The debut feature from writer and director Kirsten Carthew, The Sun at Midnight, casts rising star Devry Jacobs (Rhymes for Young Ghouls) as Lia, a sullen, artistic, fashionista teenager disgruntled with her dads decision to send her to live with her grandmother in the subarctic while he takes off on a two month contract for work. Not fitting in and finding herself bullied, she attempts to run away in a boat to something close to civilization. Once that doesn’t pan out, she finds herself stranded in the wilderness about a four week walk from anywhere. It’s in this dire situation – and following a harrowing encounter at a hunter camp – that she befriends Alfred (Duane Howard, best known from The Revenant), a caribou tracker who agrees to watch over and protect her.
It’s pretty much a bog standard tale of a spoiled teen learning something from a wizened sage until it’s time for her to repay the favour and he learns something from her in return. Carthew’s tale is formulaic and basic, rushing perhaps a bit too quickly through her first act while we’re just getting to know Lia. Nothing hits as too much of a shock, and yet it still feels like things escalate quicker than they should.

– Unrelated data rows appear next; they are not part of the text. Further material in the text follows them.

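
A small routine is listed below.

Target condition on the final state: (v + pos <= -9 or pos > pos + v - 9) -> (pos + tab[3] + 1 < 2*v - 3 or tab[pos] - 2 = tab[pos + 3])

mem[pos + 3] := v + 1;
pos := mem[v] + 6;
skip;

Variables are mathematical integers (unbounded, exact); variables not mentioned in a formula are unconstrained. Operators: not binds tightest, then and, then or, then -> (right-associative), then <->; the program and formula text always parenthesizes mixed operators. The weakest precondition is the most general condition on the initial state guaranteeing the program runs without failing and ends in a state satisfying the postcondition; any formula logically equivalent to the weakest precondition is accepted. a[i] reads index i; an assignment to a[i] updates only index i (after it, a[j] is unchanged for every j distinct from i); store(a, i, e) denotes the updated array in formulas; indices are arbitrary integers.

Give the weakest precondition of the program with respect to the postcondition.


Working backward. After the program, the postcondition (v + pos <= -9 or pos > pos + v - 9) -> (pos + tab[3] + 1 < 2*v - 3 or tab[pos] - 2 = tab[pos + 3]) must hold; in canonical form it is (pos + v <= -9 or v < 9) -> (tab[3] + pos < 2*v - 4 or tab[pos] = tab[pos + 3] + 2).
Before skip: (pos + v <= -9 or v < 9) -> (tab[3] + pos < 2*v - 4 or tab[pos] = tab[pos + 3] + 2)
Before pos := mem[v] + 6: (mem[v] + v <= -15 or v < 9) -> (mem[v] + tab[3] < 2*v - 10 or tab[mem[v] + 6] = tab[mem[v] + 9] + 2)
Before mem[pos + 3] := v + 1: (store(mem, pos + 3, v + 1)[v] + v <= -15 or v < 9) -> (tab[3] + store(mem, pos + 3, v + 1)[v] < 2*v - 10 or tab[store(mem, pos + 3, v + 1)[v] + 6] = tab[store(mem, pos + 3, v + 1)[v] + 9] + 2)
Answer: WP = (store(mem, pos + 3, v + 1)[v] + v <= -15 or v < 9) -> (tab[3] + store(mem, pos + 3, v + 1)[v] < 2*v - 10 or tab[store(mem, pos + 3, v + 1)[v] + 6] = tab[store(mem, pos + 3, v + 1)[v] + 9] + 2)


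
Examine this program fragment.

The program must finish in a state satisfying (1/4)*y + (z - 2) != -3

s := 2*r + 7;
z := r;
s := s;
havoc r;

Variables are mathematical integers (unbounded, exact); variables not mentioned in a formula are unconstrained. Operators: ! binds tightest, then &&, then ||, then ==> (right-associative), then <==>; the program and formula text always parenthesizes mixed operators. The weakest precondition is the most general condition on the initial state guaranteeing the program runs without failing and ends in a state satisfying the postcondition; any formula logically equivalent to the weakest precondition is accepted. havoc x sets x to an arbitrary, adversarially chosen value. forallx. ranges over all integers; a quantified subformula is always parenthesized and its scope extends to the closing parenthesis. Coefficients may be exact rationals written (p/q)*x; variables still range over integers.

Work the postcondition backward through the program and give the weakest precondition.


Working backward. After the program, the postcondition (1/4)*y + (z - 2) != -3 must hold; in canonical form it is (1/4)*y + z != -1.
Before havoc r: (1/4)*y + z != -1
Before s := s: (1/4)*y + z != -1
Before z := r: r + (1/4)*y != -1
Before s := 2*r + 7: r + (1/4)*y != -1
Answer: WP = r + (1/4)*y != -1


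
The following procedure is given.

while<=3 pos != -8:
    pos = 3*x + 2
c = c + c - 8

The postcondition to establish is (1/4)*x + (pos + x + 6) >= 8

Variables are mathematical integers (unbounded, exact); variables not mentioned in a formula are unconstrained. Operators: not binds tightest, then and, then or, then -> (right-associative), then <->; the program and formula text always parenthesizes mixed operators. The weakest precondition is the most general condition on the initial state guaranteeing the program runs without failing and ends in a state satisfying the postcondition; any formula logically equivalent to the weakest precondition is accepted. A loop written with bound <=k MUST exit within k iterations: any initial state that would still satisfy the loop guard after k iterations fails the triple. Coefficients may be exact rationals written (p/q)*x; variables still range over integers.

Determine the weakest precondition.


Working backward. After the program, the postcondition (1/4)*x + (pos + x + 6) >= 8 must hold; in canonical form it is pos + (5/4)*x >= 2.
Before c := c + c - 8: pos + (5/4)*x >= 2
Before the loop (bound <=3), unroll the exhaustion recursion (WP_0 = exit-now case; WP_j = one more guarded iteration, up to j = 3):
  WP_0: (not (pos != -8)) and pos + (5/4)*x >= 2
  WP_1: (pos != -8 -> ((not (3*x != -10)) and (17/4)*x >= 0)) and ((not (pos != -8)) -> pos + (5/4)*x >= 2)
  WP_2: (pos != -8 -> ((3*x != -10 -> ((not (3*x != -10)) and (17/4)*x >= 0)) and ((not (3*x != -10)) -> (17/4)*x >= 0))) and ((not (pos != -8)) -> pos + (5/4)*x >= 2)
  WP_3: (pos != -8 -> ((3*x != -10 -> ((3*x != -10 -> ((not (3*x != -10)) and (17/4)*x >= 0)) and ((not (3*x != -10)) -> (17/4)*x >= 0))) and ((not (3*x != -10)) -> (17/4)*x >= 0))) and ((not (pos != -8)) -> pos + (5/4)*x >= 2)
So before the loop: (pos != -8 -> ((3*x != -10 -> ((3*x != -10 -> ((not (3*x != -10)) and (17/4)*x >= 0)) and ((not (3*x != -10)) -> (17/4)*x >= 0))) and ((not (3*x != -10)) -> (17/4)*x >= 0))) and ((not (pos != -8)) -> pos + (5/4)*x >= 2)
Answer: WP = (pos != -8 -> ((3*x != -10 -> ((3*x != -10 -> ((not (3*x != -10)) and (17/4)*x >= 0)) and ((not (3*x != -10)) -> (17/4)*x >= 0))) and ((not (3*x != -10)) -> (17/4)*x >= 0))) and ((not (pos != -8)) -> pos + (5/4)*x >= 2)


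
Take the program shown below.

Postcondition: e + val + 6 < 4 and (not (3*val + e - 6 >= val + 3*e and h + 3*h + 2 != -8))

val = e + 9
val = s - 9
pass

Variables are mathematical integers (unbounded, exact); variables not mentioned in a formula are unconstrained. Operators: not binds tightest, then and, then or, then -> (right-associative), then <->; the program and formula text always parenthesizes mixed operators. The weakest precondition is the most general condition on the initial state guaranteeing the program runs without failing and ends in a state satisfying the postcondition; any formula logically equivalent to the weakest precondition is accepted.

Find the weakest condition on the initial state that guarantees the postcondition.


Working backward. After the program, the postcondition e + val + 6 < 4 and (not (3*val + e - 6 >= val + 3*e and h + 3*h + 2 != -8)) must hold; in canonical form it is e + val < -2 and (not (2*val >= 2*e + 6 and 4*h != -10)).
Before skip: e + val < -2 and (not (2*val >= 2*e + 6 and 4*h != -10))
Before val := s - 9: e + s < 7 and (not (2*s >= 2*e + 24 and 4*h != -10))
Before val := e + 9: e + s < 7 and (not (2*s >= 2*e + 24 and 4*h != -10))
Answer: WP = e + s < 7 and (not (2*s >= 2*e + 24 and 4*h != -10))


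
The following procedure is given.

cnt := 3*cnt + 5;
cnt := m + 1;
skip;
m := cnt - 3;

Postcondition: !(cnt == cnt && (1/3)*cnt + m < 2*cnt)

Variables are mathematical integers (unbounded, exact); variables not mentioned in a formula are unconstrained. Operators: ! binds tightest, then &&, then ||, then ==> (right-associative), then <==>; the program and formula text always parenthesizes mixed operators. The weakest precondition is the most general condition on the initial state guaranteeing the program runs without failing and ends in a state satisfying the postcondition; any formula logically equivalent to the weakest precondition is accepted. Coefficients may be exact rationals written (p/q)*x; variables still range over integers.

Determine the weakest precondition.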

Possibly the hurry in the early going is to get to the bits with Jacobs and Howard together, since the chemistry the actors have together is effortless and genuine. They bring The Sun at Midnight to roaring life whenever they’re allowed to bounce off each other, and the film flounders whenever they aren’t on screen together. Thankfully, that’s much of Carthew’s film, so the results are a minor success. It should also go without saying that Carthew captures the beauty of the Canadian North in summer to gorgeous effect.